As I clicked through pictures I’ve scanned, I was pleasantly surprised that we actually had Christmas photos from several different years, but then I saw this and my heart filled to overflowing. I don’t often get emotionally reminiscent about people who have died … I tend to prefer remembering and celebrating the amazing lives they led, but I started to cry when I saw a very casual photograph of me with Grandma.
Grandma Greenwood was the epitome of gentle love. It was readily apparent in everything she did that there were two important things in her life. She loved Jesus and she loved her family. Grandma had a big family to love. She had eight children, seven of whom lived to adulthood. They gave her twenty-three grandchildren and she intended to love each one of us with everything she had.
For Grandma, love was more important than anything else. She gave up a great deal of her education to care for her sisters when her mother became ill … but the woman was so brilliant, she learned Greek while Grandpa was going through seminary to help him study. Every cookie she baked, every meal she put on the table was filled with her love. Grandma loved … simply and purely. If you had asked me as a child to define what a grandmother was … it would have been that one word – love.
Most of her grandchildren lived in Clarinda and were in and out of her house on a regular basis.

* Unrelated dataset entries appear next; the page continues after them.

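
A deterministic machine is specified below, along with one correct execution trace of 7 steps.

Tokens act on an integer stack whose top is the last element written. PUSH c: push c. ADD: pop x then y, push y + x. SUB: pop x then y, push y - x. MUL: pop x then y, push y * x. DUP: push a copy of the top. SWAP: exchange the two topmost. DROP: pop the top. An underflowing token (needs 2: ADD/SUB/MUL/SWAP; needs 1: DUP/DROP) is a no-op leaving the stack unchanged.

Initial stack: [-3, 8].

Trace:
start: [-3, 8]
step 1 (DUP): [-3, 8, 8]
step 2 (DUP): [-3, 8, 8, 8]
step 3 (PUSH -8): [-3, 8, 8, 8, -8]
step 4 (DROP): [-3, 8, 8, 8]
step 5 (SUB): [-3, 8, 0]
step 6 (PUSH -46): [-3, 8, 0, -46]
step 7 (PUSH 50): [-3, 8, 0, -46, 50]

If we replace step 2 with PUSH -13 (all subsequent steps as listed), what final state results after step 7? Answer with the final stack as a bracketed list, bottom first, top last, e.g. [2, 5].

[-3, 8, 21, -46, 50]

(re-executing from step 2 with the substitution; state before step 2: [-3, 8, 8])
step 2 (PUSH -13): [-3, 8, 8, -13]
step 3 (PUSH -8): [-3, 8, 8, -13, -8]
step 4 (DROP): [-3, 8, 8, -13]
step 5 (SUB): [-3, 8, 21]
step 6 (PUSH -46): [-3, 8, 21, -46]
step 7 (PUSH 50): [-3, 8, 21, -46, 50]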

We lived further away and I missed that easy access to her, envying my cousins as they spoke of stopping by after school or, in the summertime, stopping by just to say hello. Some of them moved in with my grandparents when they were in college, others when they needed to escape the world for a few weeks. Grandma accepted all of us, no matter what and loved us unconditionally.
There were two things about Grandma Greenwood that seemed so ridiculous to me when I was young, but now that I’m older, I find that they complete the definition of this wonderful woman. Grandma didn’t want any books in the house that included swear words … consequently, there were a lot of Readers Digest Condensed books on her shelves. We might have thought she was a little over the top, but we respected that.
Grandma was a pacifist … to the extreme. She had an organ in her living room – she was a wonderful musician and encouraged all of us. One afternoon, while she was doing something in the kitchen, I turned on the organ and began to play. I was flipping through the hymnal and began playing the next hymn, when all of a sudden she was beside me. She put her hand on top of mine and said, “We don’t play those types of songs in this house.” I stopped, she patted my shoulder and went back to the kitchen. I was playing “Onward Christian Soldiers.” Grandma wasn’t okay with Augustine’s ‘Just War’ interpretation. She knew that Jesus had everything in control and we didn’t have to fight about it. I still chuckle at that insight into my grandmother.
I’m grateful to have this photograph. We didn’t often spend Christmas with my grandparents because of all of the church activities and the travel involved. This is a treasure. Carol would have been a toddler and Mom would have been pregnant with Jamie. I still remember that blue dress, she wore it for years. She was soft and loving. No matter which grandchild was in her presence, they received her attention and love. I always knew how important I was to this woman and yet, I also knew how important all of her grandchildren were to her. She spoke of every one of them at every opportunity.
A life well-lived is one whose definition is love. That was my grandmother. Love.